Facilitating Compliance

Failure to comply with the law and regulations related to overpayment returns can lead to the imposition of civil monetary penalties, potential exclusion from federal health care programs, and possible False Claims Act litigation. Moreover, the potential liability for a provider dramatically increases when an overpayment is identified, but not returned. It is clear from the final rule that the government expects providers to have a robust compliance program that incorporates both proactive and reactive compliance measures. Providers should confirm they:

  • Have policies and procedures describing the provider’s obligation to report and return overpayments in accordance with the regulations and provide appropriate training to employees on these policies and procedures;
  • Implement periodic billing and coding audits in a proactive attempt to identify overpayments;
  • Utilize publicly available government resources to help guide their audit efforts (for example, the OIG work plan and OIG special advisory opinions);
  • Promptly investigate any suspected incidence of noncompliance with federal health care program requirements, and determine whether any additional overpayments exist;
  • Engage counsel and other experts, e.g., coding experts, as necessary, to complete a thorough investigation (and quantification) within the required six-month period;
  • Understand the various risks, benefits and methods for reporting and returning overpayments, including which method is appropriate for the different types of overpayments (e.g., simple overpayments resulting from improper billing v. overpayments resulting from a potential Stark Law violation); and
  • Document the diligence performed as part of your inquiry into a potential overpayment; including, the scope of the inquiry and the methodology used to quantify the overpayment.
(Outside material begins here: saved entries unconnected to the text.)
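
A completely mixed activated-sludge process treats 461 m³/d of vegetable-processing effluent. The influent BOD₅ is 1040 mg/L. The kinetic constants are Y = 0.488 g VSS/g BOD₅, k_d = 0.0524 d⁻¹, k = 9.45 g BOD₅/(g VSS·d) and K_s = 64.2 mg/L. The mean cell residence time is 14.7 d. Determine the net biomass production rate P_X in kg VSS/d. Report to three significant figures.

For a completely mixed reactor with recycle the Lawrence–McCarty relation gives S = K_s·(1 + k_d·θ_c) / [θ_c·(Y·k − k_d) − 1] = 64.2 × (1 + 0.0524 × 14.7) / [14.7 × (0.488 × 9.45 − 0.0524) − 1] = 113.7 / 66.02 = 1.721 mg/L.
Observed yield with endogenous decay: Y_obs = Y / (1 + k_d·θ_c) = 0.488 / (1 + 0.0524 × 14.7) = 0.488 / 1.770 = 0.2757 g VSS/g BOD₅.
Q·(S₀ − S) = 461 × (1040 − 1.72) × 10⁻³ = 478.6 kg/d removed.
So the net sludge growth is P_X = 0.2757 × 478.6 = 131.9 kg VSS/d.

P_X ≈ 132 kg VSS/d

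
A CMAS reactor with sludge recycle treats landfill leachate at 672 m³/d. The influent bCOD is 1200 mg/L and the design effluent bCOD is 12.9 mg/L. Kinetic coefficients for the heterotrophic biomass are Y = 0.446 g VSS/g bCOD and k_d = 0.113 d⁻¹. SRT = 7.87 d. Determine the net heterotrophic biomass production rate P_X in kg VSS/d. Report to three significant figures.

Observed yield with endogenous decay: Y_obs = Y / (1 + k_d·θ_c) = 0.446 / (1 + 0.113 × 7.87) = 0.446 / 1.889 = 0.2361 g VSS/g bCOD.
Mass of bCOD removed per day: Q(S₀ − S) = 672 × 1187 g/m³ = 797.7 kg/d.
Net biomass production P_X = Y_obs × Q·(S₀ − S) = 0.2361 × 797.7 = 188.3 kg VSS/d.

P_X ≈ 188 kg VSS/d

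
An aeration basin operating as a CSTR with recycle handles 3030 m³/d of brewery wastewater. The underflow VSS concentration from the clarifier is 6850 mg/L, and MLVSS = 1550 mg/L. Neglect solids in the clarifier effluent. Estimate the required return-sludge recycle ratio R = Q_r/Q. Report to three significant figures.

Mass balance around the secondary clarifier (neglecting effluent solids): R = X / (X_r − X) = 1550 / (6850 − 1550) = 0.2925.

R ≈ 0.292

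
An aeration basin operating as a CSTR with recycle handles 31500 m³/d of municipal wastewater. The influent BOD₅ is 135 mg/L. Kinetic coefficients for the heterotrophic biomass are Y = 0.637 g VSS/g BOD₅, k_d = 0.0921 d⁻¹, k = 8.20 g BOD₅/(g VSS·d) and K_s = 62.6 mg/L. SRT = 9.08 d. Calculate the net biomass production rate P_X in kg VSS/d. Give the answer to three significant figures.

P_X ≈ 1450 kg VSS/d

For a completely mixed reactor with recycle the Lawrence–McCarty relation gives S = K_s·(1 + k_d·θ_c) / [θ_c·(Y·k − k_d) − 1] = 62.6 × (1 + 0.0921 × 9.08) / [9.08 × (0.637 × 8.20 − 0.0921) − 1] = 115.0 / 45.59 = 2.521 mg/L.
The observed yield is Y_obs = Y/(1 + k_d·θ_c) = 0.637 / (1 + 0.0921 × 9.08) = 0.637 / 1.836 = 0.3469 g VSS per g BOD₅ removed.
ΔS = 135 − 2.52 = 132.5 mg/L, so the substrate removal rate is 31500 × 132.5/1000 = 4173 kg BOD₅/d.
So the net sludge growth is P_X = 0.3469 × 4173 = 1448 kg VSS/d.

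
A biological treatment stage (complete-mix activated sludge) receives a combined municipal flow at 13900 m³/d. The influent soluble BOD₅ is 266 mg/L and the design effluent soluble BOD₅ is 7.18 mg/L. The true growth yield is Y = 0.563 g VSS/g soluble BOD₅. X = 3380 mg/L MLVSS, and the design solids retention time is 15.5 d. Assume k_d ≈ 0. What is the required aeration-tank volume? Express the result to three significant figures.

V ≈ 9290 m³

With k_d = 0 the design equation reduces to V = Y Q (S₀−S) θ_c / X = 0.563 × 13900 × (266 − 7.18) × 15.5 / 3380 = 9288 m³.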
With the publication of the regulations implementing the 60-day rule, Medicare providers now are on notice that the government expects them to proactively monitor for, and fully investigate credible information about, any potential overpayments. Further, providers who identify an overpayment must assess the scope of liability during a six-year lookback period, and must report and return any overpayment in a timely manner or face potential civil monetary penalties, exclusion and/or False Claims Act penalties.

To help reduce the risk of exposure, providers should review their compliance programs to ensure they contain policies and procedures to monitor for overpayments, and thoroughly investigate and promptly return any overpayments once they are identified. Periodic audits to ensure that these policies and procedures are being implemented appropriately also are advisable. In addition, working with legal counsel may help establish whether a particular set of facts actually constitutes an overpayment and if so, can help determine how far back it is necessary to investigate.